CSA Members Council on collision course with Minister 0
Cricket South Africa’s Members Council announced on Thursday that they have declined to accept the interim board they themselves were part of compiling, sending them on a collision course with Minister of Sport Nathi Mthethwa.
The Members Council said in their statement that they will no longer recognise the interim board due to material differences between the two bodies in relation to conflicts of interest, lines of responsibility and accountability, and a breakdown in the relationship between the provincial presidents and the nine would-be directors that were agreed to during the negotiation process between CSA, the Minister of Sport, Sascoc and the South African Cricketers’ Association.
“The Members Council is not prepared to appoint the members of the proposed interim board to be directors of CSA in terms of the MOI. However, the Members Council will continue to work with the Minister, the Department of Sport, Arts and Culture, and Sascoc on a collaborative basis to address and correct the ills of the past. The basis for the relationship between the parties is clearly prescribed by the law and requires mutual respect by all parties in complying with their obligations,” acting CSA president Rihan Richards said.
By threatening the Minister with legal proceedings, CSA could open themselves up to terrible consequences, including Mthethwa withdrawing their right to represent the country, thereby scuppering the England tour later this month, as well as the upcoming Tests against Sri Lanka, Pakistan and Australia.
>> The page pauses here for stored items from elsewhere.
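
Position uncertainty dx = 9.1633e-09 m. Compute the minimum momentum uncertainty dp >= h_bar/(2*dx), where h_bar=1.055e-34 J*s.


dp = h_bar / (2 * dx)
= 1.055e-34 / (2 * 9.1633e-09)
= 1.055e-34 / 1.8327e-08
= 5.7567e-27 kg*m/s

5.7567e-27


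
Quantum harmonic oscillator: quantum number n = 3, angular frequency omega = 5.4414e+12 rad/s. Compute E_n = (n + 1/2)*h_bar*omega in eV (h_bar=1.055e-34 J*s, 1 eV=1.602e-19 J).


E = (n + 1/2) * h_bar * omega
= (3 + 0.5) * 1.055e-34 * 5.4414e+12
= 3.5 * 5.7407e-22
= 2.0092e-21 J
= 0.0125 eV

0.0125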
The financial damage to CSA would be devastating.
Unsurprisingly, CSA’s latest act of defiance has not gone down terribly well with the interim board.
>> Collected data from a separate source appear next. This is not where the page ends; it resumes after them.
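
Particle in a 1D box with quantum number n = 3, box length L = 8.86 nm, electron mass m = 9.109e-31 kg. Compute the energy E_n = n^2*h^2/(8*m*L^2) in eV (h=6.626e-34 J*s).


E = n^2 * h^2 / (8 * m * L^2)
= 3^2 * (6.626e-34)^2 / (8 * 9.109e-31 * (8.86e-9)^2)
= 9 * 4.3904e-67 / (8 * 9.109e-31 * 7.8500e-17)
= 6.9074e-21 J
= 0.0431 eV

0.0431


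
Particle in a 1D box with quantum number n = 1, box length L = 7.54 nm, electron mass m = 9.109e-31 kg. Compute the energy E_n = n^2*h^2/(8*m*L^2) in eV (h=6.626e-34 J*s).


E = n^2 * h^2 / (8 * m * L^2)
= 1^2 * (6.626e-34)^2 / (8 * 9.109e-31 * (7.54e-9)^2)
= 1 * 4.3904e-67 / (8 * 9.109e-31 * 5.6852e-17)
= 1.0597e-21 J
= 0.0066 eV

0.0066


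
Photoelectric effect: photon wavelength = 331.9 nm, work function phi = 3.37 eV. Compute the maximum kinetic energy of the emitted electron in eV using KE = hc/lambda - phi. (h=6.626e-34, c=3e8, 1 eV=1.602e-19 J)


E_photon = hc / lambda
= (6.626e-34)(3e8) / (331.9e-9)
= 5.9892e-19 J
= 3.7385 eV
KE = E_photon - phi
= 3.7385 - 3.37
= 0.3685 eV

0.3685


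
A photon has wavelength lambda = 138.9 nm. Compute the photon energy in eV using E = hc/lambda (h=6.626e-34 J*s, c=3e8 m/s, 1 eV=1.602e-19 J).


E = hc / lambda
= (6.626e-34)(3e8) / (138.9e-9)
= 1.9878e-25 / 1.3890e-07
= 1.4311e-18 J
Converting to eV: 1.4311e-18 / 1.602e-19
= 8.9332 eV

8.9332


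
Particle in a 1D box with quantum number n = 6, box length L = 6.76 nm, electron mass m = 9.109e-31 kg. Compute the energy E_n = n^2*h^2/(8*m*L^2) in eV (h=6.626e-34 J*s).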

Judge Zak Yacoob, the chairman of the interim board, issued a statement saying the “current situation was untenable” and that they were “determined to continue our work in the public interest and in the best interests of cricket in South Africa”.
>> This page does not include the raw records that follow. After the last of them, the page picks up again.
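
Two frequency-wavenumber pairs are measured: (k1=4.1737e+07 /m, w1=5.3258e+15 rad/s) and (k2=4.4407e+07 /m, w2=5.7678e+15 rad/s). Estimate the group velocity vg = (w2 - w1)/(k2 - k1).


vg = (w2 - w1) / (k2 - k1)
= (5.7678e+15 - 5.3258e+15) / (4.4407e+07 - 4.1737e+07)
= 4.4200e+14 / 2.6700e+06
= 1.6554e+08 m/s

1.6554e+08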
“We are thus dismayed to be in receipt of what we can only describe as an obstructionist, legalistic letter from the Members’ Council while we have tried to put structures in place and hold individuals within CSA to account. We are of the view that the conduct of the Members’ Council is an attempt to stymie the work of our Board.
“The Board has been hard at work for the past two weeks since being mandated by the Minister to restore the credibility of CSA. It accepted this mandate publicly and with due care. The failures of corporate governance within Cricket SA are well-known and the cricket-loving public has watched Cricket SA lurch from crisis to crisis,” Yacoob said.